ReWORKing Welfare Technical Assistance for States and Localities. Acknowledgments


This guide incorporates the knowledge and experience of many people, and I am grateful to all those who took the time to provide input and advice and to read preliminary drafts.

Many outside reviewers brought their real-world experience to the guide and made sure that the information was complete and presented in a useful format. From Los Angeles County: John Martinelli, Chief of the GAIN Division; Pat Knauss, GAIN Program Manager; and staff in the Region V office. From Riverside County, California: Marilyn Kuhlman, GAIN Program Manager; John Rogers, Administrative Manager; Terry Welborn and all the staff in the Riverside GAIN office. From the Minnesota Family Investment Program: Chuck Johnson, MFIP Director; Joan Truhler, MFIP Program Advisor; Nancy Vivian, MFIP Program Advisor; and all the local staff who contributed to this guide. From the Oregon Department of Human Resources: Debbi White, JOBS Manager. From the Utah Family Employment Program: Bill Biggs, the former Program Coordinator; John Davenport, Program Specialist; and Connie Cowley, Program Specialist. From the West Virginia Department of Human Resources: Sue Sergi, former Commissioner of the Bureau for Children and Families. From the Fond du Lac County Department of Social Services, in Fond du Lac, Wisconsin: Diane Hausinger, Deputy Director.

Administrators and staff of other programs and organizations provided additional insight from their own experience: Linda Wolf, Deputy Director of the American Public Welfare Association; Donna Cohen-Ross, Director of Outreach at the Center on Budget and Policy Priorities, for her ideas on the Earned Income Credit; Mark Greenberg, Senior Staff Attorney of the Center for Law and Social Policy; Liz Krueger, Associate Director of the Community Food Resource Center; Julie Kerksick, Deputy Director of the New Hope Project; Cathy Zall, former Deputy Commissioner, Office of Employment Services in the New York City Human Resources Administration; Anne Collins, Senior Staff Associate for the Early Childhood Program at the National Center for Children in Poverty, for her child care suggestions; Toby Herr, Director of Project Match; and Barry Van Lare, Executive Director of the Welfare Information Network.

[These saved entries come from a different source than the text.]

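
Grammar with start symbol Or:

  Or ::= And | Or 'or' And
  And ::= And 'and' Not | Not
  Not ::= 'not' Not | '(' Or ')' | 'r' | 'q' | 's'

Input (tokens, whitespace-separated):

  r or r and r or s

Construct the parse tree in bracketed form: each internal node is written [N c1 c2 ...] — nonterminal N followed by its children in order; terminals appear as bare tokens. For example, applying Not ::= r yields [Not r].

Or
Or or And
Or or And or And
And or And or And
Not or And or And
r or And or And
r or And and Not or And
r or Not and Not or And
r or r and Not or And
r or r and r or And
r or r and r or Not
r or r and r or s

[Or [Or [Or [And [Not r]]] or [And [And [Not r]] and [Not r]]] or [And [Not s]]]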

Staff at the U.S. Department of Health and Human Services also provided useful guidance. I wish to thank especially Howard Rolston, Director of Planning, Research, and Evaluation, Administration for Children and Families; Audrey Mirsky-Ashby, Senior Policy Analyst, Office of the Assistant Secretary for Planning and Evaluation; Nancye Campbell, Program Analyst, Administration for Children and Families; Karin Martinson, Senior Policy Analyst, Office of the Assistant Secretary for Planning and Evaluation; and Susan Greenblatt, Chief, Technical Assistance Branch, Office of Family Assistance, Administration for Children and Families.

Many colleagues at MDRC shared with me their knowledge of research on welfare-to-work programs. Mary Farrell drafted the sections on program costs, and Irene Robling drafted the section on management information systems. David Butler and Barbara Goldman provided invaluable guidance and insight. Judith M. Gueron, Maxine Bailey, Gordon Berlin, Dan Bloom, Thomas Brock, Fred Doolittle, Daniel Friedlander, Gayle Hamilton, Robert Ivry, Ginger Knox, David Long, Janet Quint, James Riccio, John Wallace, and Evan Weissman all read drafts and contributed their own expertise. Emily Bremner fact-checked the final draft. Barbara Gewirtz identified many useful resources. Cele Gardner edited the document, and Judith Greissman supervised the editorial and publication process. Patt Pontevolpe and Stephanie Cowell did the word processing. Finally, I am indebted to Jackie Finkel and Joanna Weissman, who contributed greatly to this document both substantively and through their research and fact-checking.